How Can Big Pharma Restore A Reputation?
A picture taken on September 13, 2012 in Paris shows pills. According to a book written by Necker institute director Philippe Even and Paris MP Bernard Debre, one prescription in two is useless, and costs the French social security 15 billion euros. (Image credit: AFP/Getty Images via @daylife)
According to this Washington Post longread by Peter Whoriskey, the bald truth about industry-funded clinical trials for new drugs is not pretty. As Whoriskey tells it, no one’s quite sure how to give industry-funded trial results a makeover so that the good studies don’t suffer the reputation of the bad ones:
According to a survey published this fall in NEJM (New England Journal of Medicine), doctors are about half as willing to prescribe a drug described in an industry-funded trial. That’s unfortunate, doctors say, because a good portion of the industry-funded research is done well.
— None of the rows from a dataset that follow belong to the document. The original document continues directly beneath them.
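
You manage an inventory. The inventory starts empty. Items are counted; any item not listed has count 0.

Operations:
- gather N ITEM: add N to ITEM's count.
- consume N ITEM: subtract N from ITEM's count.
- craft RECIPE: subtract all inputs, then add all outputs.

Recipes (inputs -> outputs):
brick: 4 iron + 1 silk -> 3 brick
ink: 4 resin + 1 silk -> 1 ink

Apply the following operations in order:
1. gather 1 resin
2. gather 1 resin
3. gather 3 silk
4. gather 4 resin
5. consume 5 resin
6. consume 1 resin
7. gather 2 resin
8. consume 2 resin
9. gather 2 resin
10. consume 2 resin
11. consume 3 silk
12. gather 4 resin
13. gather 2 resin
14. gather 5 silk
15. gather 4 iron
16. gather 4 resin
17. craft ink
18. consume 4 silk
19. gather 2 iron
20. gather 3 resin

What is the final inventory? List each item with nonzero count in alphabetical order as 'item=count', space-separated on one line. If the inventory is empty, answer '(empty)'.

After 1 (gather 1 resin): resin=1
After 2 (gather 1 resin): resin=2
After 3 (gather 3 silk): resin=2 silk=3
After 4 (gather 4 resin): resin=6 silk=3
After 5 (consume 5 resin): resin=1 silk=3
After 6 (consume 1 resin): silk=3
After 7 (gather 2 resin): resin=2 silk=3
After 8 (consume 2 resin): silk=3
After 9 (gather 2 resin): resin=2 silk=3
After 10 (consume 2 resin): silk=3
After 11 (consume 3 silk): (empty)
After 12 (gather 4 resin): resin=4
After 13 (gather 2 resin): resin=6
After 14 (gather 5 silk): resin=6 silk=5
After 15 (gather 4 iron): iron=4 resin=6 silk=5
After 16 (gather 4 resin): iron=4 resin=10 silk=5
After 17 (craft ink): ink=1 iron=4 resin=6 silk=4
After 18 (consume 4 silk): ink=1 iron=4 resin=6
After 19 (gather 2 iron): ink=1 iron=6 resin=6
After 20 (gather 3 resin): ink=1 iron=6 resin=9

Answer: ink=1 iron=6 resin=9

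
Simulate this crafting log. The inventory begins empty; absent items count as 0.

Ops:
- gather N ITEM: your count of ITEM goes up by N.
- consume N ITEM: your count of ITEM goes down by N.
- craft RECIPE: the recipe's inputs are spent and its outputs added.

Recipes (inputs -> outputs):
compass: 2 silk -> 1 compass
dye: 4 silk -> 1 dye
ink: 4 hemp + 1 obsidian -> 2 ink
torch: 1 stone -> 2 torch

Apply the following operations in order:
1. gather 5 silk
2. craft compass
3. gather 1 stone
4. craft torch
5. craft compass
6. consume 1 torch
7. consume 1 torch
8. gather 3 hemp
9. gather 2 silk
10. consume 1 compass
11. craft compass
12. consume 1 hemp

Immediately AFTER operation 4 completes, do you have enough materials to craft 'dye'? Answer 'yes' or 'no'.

After 1 (gather 5 silk): silk=5
After 2 (craft compass): compass=1 silk=3
After 3 (gather 1 stone): compass=1 silk=3 stone=1
After 4 (craft torch): compass=1 silk=3 torch=2

Answer: no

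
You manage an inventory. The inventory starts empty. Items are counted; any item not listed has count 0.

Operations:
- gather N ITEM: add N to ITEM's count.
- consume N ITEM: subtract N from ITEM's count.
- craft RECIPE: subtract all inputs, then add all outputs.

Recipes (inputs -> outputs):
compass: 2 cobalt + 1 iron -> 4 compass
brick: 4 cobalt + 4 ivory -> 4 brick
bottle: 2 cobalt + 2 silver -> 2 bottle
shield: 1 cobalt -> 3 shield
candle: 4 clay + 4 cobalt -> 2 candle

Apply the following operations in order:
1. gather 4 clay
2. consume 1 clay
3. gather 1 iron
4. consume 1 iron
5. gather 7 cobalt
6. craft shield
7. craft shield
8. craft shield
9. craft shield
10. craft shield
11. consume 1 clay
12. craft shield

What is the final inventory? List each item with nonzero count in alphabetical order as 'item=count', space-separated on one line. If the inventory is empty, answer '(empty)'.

Answer: clay=2 cobalt=1 shield=18

Derivation:
After 1 (gather 4 clay): clay=4
After 2 (consume 1 clay): clay=3
After 3 (gather 1 iron): clay=3 iron=1
After 4 (consume 1 iron): clay=3
After 5 (gather 7 cobalt): clay=3 cobalt=7
After 6 (craft shield): clay=3 cobalt=6 shield=3
After 7 (craft shield): clay=3 cobalt=5 shield=6
After 8 (craft shield): clay=3 cobalt=4 shield=9
After 9 (craft shield): clay=3 cobalt=3 shield=12
After 10 (craft shield): clay=3 cobalt=2 shield=15
After 11 (consume 1 clay): clay=2 cobalt=2 shield=15
After 12 (craft shield): clay=2 cobalt=1 shield=18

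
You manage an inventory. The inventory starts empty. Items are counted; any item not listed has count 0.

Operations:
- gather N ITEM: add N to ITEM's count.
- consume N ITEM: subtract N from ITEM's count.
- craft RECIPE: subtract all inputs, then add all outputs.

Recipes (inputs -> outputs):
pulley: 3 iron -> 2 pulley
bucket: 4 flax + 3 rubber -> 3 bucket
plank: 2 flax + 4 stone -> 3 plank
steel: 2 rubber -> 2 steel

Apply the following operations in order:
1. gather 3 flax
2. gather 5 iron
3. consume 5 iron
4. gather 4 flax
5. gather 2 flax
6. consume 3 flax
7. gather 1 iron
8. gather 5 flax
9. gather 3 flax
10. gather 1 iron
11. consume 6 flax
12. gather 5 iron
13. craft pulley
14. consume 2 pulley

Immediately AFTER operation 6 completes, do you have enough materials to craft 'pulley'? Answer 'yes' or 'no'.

After 1 (gather 3 flax): flax=3
After 2 (gather 5 iron): flax=3 iron=5
After 3 (consume 5 iron): flax=3
After 4 (gather 4 flax): flax=7
After 5 (gather 2 flax): flax=9
After 6 (consume 3 flax): flax=6

Answer: no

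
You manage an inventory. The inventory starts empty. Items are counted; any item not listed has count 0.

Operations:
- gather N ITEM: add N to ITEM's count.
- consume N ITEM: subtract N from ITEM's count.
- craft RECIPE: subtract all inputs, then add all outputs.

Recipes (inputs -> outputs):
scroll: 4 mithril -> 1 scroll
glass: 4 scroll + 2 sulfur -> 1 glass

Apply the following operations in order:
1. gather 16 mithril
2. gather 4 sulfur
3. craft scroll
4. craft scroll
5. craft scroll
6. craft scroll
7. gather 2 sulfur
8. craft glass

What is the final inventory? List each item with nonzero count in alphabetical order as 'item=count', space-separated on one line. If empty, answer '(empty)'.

Answer: glass=1 sulfur=4

Derivation:
After 1 (gather 16 mithril): mithril=16
After 2 (gather 4 sulfur): mithril=16 sulfur=4
After 3 (craft scroll): mithril=12 scroll=1 sulfur=4
After 4 (craft scroll): mithril=8 scroll=2 sulfur=4
After 5 (craft scroll): mithril=4 scroll=3 sulfur=4
After 6 (craft scroll): scroll=4 sulfur=4
After 7 (gather 2 sulfur): scroll=4 sulfur=6
After 8 (craft glass): glass=1 sulfur=4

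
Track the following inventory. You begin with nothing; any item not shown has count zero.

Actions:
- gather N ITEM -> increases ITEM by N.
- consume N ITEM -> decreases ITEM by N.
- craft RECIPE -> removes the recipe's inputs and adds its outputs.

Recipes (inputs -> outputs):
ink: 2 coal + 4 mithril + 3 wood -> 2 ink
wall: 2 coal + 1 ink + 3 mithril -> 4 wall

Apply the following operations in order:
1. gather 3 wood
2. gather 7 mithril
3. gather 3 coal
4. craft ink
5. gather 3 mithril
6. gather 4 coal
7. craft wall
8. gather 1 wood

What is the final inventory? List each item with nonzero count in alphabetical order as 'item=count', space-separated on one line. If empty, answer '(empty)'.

Answer: coal=3 ink=1 mithril=3 wall=4 wood=1

Derivation:
After 1 (gather 3 wood): wood=3
After 2 (gather 7 mithril): mithril=7 wood=3
After 3 (gather 3 coal): coal=3 mithril=7 wood=3
After 4 (craft ink): coal=1 ink=2 mithril=3
After 5 (gather 3 mithril): coal=1 ink=2 mithril=6
After 6 (gather 4 coal): coal=5 ink=2 mithril=6
After 7 (craft wall): coal=3 ink=1 mithril=3 wall=4
After 8 (gather 1 wood): coal=3 ink=1 mithril=3 wall=4 wood=1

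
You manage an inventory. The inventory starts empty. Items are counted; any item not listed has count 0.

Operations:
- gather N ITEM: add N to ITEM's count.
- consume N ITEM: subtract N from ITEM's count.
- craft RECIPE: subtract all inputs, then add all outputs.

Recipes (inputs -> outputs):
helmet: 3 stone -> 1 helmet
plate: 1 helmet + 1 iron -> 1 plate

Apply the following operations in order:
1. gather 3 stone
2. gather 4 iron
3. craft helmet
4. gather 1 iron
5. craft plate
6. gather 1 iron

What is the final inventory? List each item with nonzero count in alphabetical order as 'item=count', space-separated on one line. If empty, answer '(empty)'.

After 1 (gather 3 stone): stone=3
After 2 (gather 4 iron): iron=4 stone=3
After 3 (craft helmet): helmet=1 iron=4
After 4 (gather 1 iron): helmet=1 iron=5
After 5 (craft plate): iron=4 plate=1
After 6 (gather 1 iron): iron=5 plate=1

Answer: iron=5 plate=1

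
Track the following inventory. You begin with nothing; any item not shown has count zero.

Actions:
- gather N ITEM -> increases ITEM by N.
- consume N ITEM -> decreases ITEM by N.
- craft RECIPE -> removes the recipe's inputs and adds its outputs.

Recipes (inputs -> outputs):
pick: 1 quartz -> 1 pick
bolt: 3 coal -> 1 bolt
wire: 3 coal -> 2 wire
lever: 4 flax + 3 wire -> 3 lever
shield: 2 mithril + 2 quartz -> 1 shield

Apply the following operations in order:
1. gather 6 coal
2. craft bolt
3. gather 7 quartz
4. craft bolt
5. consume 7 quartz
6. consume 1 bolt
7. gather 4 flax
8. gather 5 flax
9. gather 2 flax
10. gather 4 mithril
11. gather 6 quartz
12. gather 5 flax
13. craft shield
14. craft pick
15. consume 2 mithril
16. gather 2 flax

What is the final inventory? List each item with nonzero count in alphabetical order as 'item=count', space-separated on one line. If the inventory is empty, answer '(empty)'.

Answer: bolt=1 flax=18 pick=1 quartz=3 shield=1

Derivation:
After 1 (gather 6 coal): coal=6
After 2 (craft bolt): bolt=1 coal=3
After 3 (gather 7 quartz): bolt=1 coal=3 quartz=7
After 4 (craft bolt): bolt=2 quartz=7
After 5 (consume 7 quartz): bolt=2
After 6 (consume 1 bolt): bolt=1
After 7 (gather 4 flax): bolt=1 flax=4
After 8 (gather 5 flax): bolt=1 flax=9
After 9 (gather 2 flax): bolt=1 flax=11
After 10 (gather 4 mithril): bolt=1 flax=11 mithril=4
After 11 (gather 6 quartz): bolt=1 flax=11 mithril=4 quartz=6
After 12 (gather 5 flax): bolt=1 flax=16 mithril=4 quartz=6
After 13 (craft shield): bolt=1 flax=16 mithril=2 quartz=4 shield=1
After 14 (craft pick): bolt=1 flax=16 mithril=2 pick=1 quartz=3 shield=1
After 15 (consume 2 mithril): bolt=1 flax=16 pick=1 quartz=3 shield=1
After 16 (gather 2 flax): bolt=1 flax=18 pick=1 quartz=3 shield=1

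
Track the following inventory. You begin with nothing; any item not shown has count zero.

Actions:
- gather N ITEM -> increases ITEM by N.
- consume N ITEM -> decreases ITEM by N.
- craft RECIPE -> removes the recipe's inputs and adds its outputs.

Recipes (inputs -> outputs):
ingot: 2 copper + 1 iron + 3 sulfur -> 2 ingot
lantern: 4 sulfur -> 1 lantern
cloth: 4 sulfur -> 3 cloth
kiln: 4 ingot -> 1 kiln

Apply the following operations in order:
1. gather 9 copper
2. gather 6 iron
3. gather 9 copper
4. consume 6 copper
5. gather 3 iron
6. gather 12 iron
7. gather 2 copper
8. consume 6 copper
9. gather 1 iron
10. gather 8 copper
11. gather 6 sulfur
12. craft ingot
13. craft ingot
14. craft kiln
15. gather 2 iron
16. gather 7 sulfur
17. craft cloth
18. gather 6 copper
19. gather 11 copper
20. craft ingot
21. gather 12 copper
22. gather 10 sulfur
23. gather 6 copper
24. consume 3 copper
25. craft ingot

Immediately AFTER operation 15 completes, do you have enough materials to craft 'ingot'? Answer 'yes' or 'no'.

Answer: no

Derivation:
After 1 (gather 9 copper): copper=9
After 2 (gather 6 iron): copper=9 iron=6
After 3 (gather 9 copper): copper=18 iron=6
After 4 (consume 6 copper): copper=12 iron=6
After 5 (gather 3 iron): copper=12 iron=9
After 6 (gather 12 iron): copper=12 iron=21
After 7 (gather 2 copper): copper=14 iron=21
After 8 (consume 6 copper): copper=8 iron=21
After 9 (gather 1 iron): copper=8 iron=22
After 10 (gather 8 copper): copper=16 iron=22
After 11 (gather 6 sulfur): copper=16 iron=22 sulfur=6
After 12 (craft ingot): copper=14 ingot=2 iron=21 sulfur=3
After 13 (craft ingot): copper=12 ingot=4 iron=20
After 14 (craft kiln): copper=12 iron=20 kiln=1
After 15 (gather 2 iron): copper=12 iron=22 kiln=1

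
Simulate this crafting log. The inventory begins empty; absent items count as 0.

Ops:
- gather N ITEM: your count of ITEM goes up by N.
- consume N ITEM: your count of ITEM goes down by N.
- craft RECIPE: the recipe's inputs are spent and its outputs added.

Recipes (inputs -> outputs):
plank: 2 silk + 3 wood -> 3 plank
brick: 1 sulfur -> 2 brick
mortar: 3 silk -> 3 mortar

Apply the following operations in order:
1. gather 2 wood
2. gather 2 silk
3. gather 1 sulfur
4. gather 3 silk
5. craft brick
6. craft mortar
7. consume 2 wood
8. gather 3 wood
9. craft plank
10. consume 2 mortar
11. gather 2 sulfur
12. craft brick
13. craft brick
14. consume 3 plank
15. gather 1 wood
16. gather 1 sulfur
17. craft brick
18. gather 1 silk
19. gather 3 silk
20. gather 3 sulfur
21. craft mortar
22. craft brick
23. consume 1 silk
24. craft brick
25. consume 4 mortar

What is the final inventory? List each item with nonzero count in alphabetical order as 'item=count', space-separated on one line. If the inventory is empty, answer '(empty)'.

After 1 (gather 2 wood): wood=2
After 2 (gather 2 silk): silk=2 wood=2
After 3 (gather 1 sulfur): silk=2 sulfur=1 wood=2
After 4 (gather 3 silk): silk=5 sulfur=1 wood=2
After 5 (craft brick): brick=2 silk=5 wood=2
After 6 (craft mortar): brick=2 mortar=3 silk=2 wood=2
After 7 (consume 2 wood): brick=2 mortar=3 silk=2
After 8 (gather 3 wood): brick=2 mortar=3 silk=2 wood=3
After 9 (craft plank): brick=2 mortar=3 plank=3
After 10 (consume 2 mortar): brick=2 mortar=1 plank=3
After 11 (gather 2 sulfur): brick=2 mortar=1 plank=3 sulfur=2
After 12 (craft brick): brick=4 mortar=1 plank=3 sulfur=1
After 13 (craft brick): brick=6 mortar=1 plank=3
After 14 (consume 3 plank): brick=6 mortar=1
After 15 (gather 1 wood): brick=6 mortar=1 wood=1
After 16 (gather 1 sulfur): brick=6 mortar=1 sulfur=1 wood=1
After 17 (craft brick): brick=8 mortar=1 wood=1
After 18 (gather 1 silk): brick=8 mortar=1 silk=1 wood=1
After 19 (gather 3 silk): brick=8 mortar=1 silk=4 wood=1
After 20 (gather 3 sulfur): brick=8 mortar=1 silk=4 sulfur=3 wood=1
After 21 (craft mortar): brick=8 mortar=4 silk=1 sulfur=3 wood=1
After 22 (craft brick): brick=10 mortar=4 silk=1 sulfur=2 wood=1
After 23 (consume 1 silk): brick=10 mortar=4 sulfur=2 wood=1
After 24 (craft brick): brick=12 mortar=4 sulfur=1 wood=1
After 25 (consume 4 mortar): brick=12 sulfur=1 wood=1

Answer: brick=12 sulfur=1 wood=1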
“On the one hand, there are a lot of important industry-funded studies that are accurate, relevant and useful,” said Jerry Avorn, a Harvard professor who has specialized in spotting adverse events from drug use. “There is also a multi-year history of abuse and distortion.”
This history of “abuse and distortion,” even if the relative number of cases is limited, leaves consumers wondering how they can tell what’s trustworthy. As a consumer and a scientist who has wondered that myself, I’ve got no easy answers, and obviously, MDs remain skeptical, too. It’s not reasonable or even supportable to argue, wholesale, that any trial with industry funding or researchers with industry-related conflicts of interest is a suspect trial. But some companies appear to have engaged in suppression of data showing a drug is dangerous or ineffective, sometimes with deadly results. And the math suggests that an industry-funded study is far more likely to yield results favoring a drug’s effectiveness than a study conducted outside the industry wallet. That kind of arithmetic points to a strong bias, at the very least, in industry-linked studies.
What’s a consumer to do? What any consumer should always do: Caveat emptor. We can do no more than that as consumers. Many car buyers wait for a second- or third-generation of a model of interest before buying to give the makers a chance to smooth out undetected problems. Perhaps we’d do well to do the same with The Latest Greatest Drug that pops up in magazine ads or as samples at the doctor’s office. If there’s an existing, time-tested therapy available, waiting for time to test new ones before trying them might be an option for some.
But for people whose therapy choices are limited to new arrivals, whose decisions are about life or prolongation of life versus impending death, not only is waiting a luxury they cannot afford, they may well be the ones whom time tests. They’ll be the ones who translate through serious adverse effects or death into the statistics that tell us a drug isn’t the miracle we’d hoped it was. What can be done to prevent using unwitting consumers in dire straits as guinea pigs?
The debacles of Avandia and Vioxx suggest that greater transparency throughout the clinical trials process and designing trials that actually address side effect concerns might help keep drugs off the market whose costs outweigh their benefits. Indeed, according to the Post article, one proposed step to greater transparency is to “compel drug companies to release all of the data from trials of drugs that are on the market.” It’s a nice idea, but how will anyone know that all the data have been released and that none remain concealed or destroyed? Regardless, drug companies generally don’t seem inclined to play along, Whoriskey writes, something that research seems to support. [ETA: For a look at how industry responds to critique on the other side of the pond, see this exchange with Ben Goldacre, author of Bad Pharma.]
And the question remains, What would anyone do with those data? Throwing a bunch of information onto the Web won’t solve the problem of industry manipulation of trial design or published data analysis and interpretation. It’s closing the barn door after the horse has bolted. What we need is a construct with teeth, an established network of industry-independent researchers (not contractors) equipped to evaluate trial design, statistical power, data analysis, and interpretation, not as regulators but as contributors to final research publications. It would be a sort of Congressional Budget Office for clinical trial results.
For the best outcome and restoration of trust, this completely independent group of researchers would analyze data (and preferably design) from an industry-linked clinical trial. The resulting publications would then reflect the independent findings, effacing risk of bias (and possibly building up consumer trust). The expense of conducting clinical trials would stay with industry–which is one of the main reasons industry now leads the U.S. government in clinical research investment–but place analysis and interpretation in the hands of those without a dog in the hunt. Some movement in the U.S. toward consideration of better trial design and analysis is has been afoot, but not a mechanism for offering independent analysis for inclusion in published reports. And no mention of ethics, the giant pharmaceutical elephant in the room.
I’m not one of those who thinks that “Big Pharma” is a monolith of evil trying to make a buck, regardless of human costs. The thousands of researchers in industry are not members of a secret cabal obsessed only with immense wealth. But if industry wants to shine up a reputation dimmed by suspect behaviors of some of its own, voluntarily turning to independent evaluation and reporting of transparent data sets is one step toward polishing away some of that tarnish.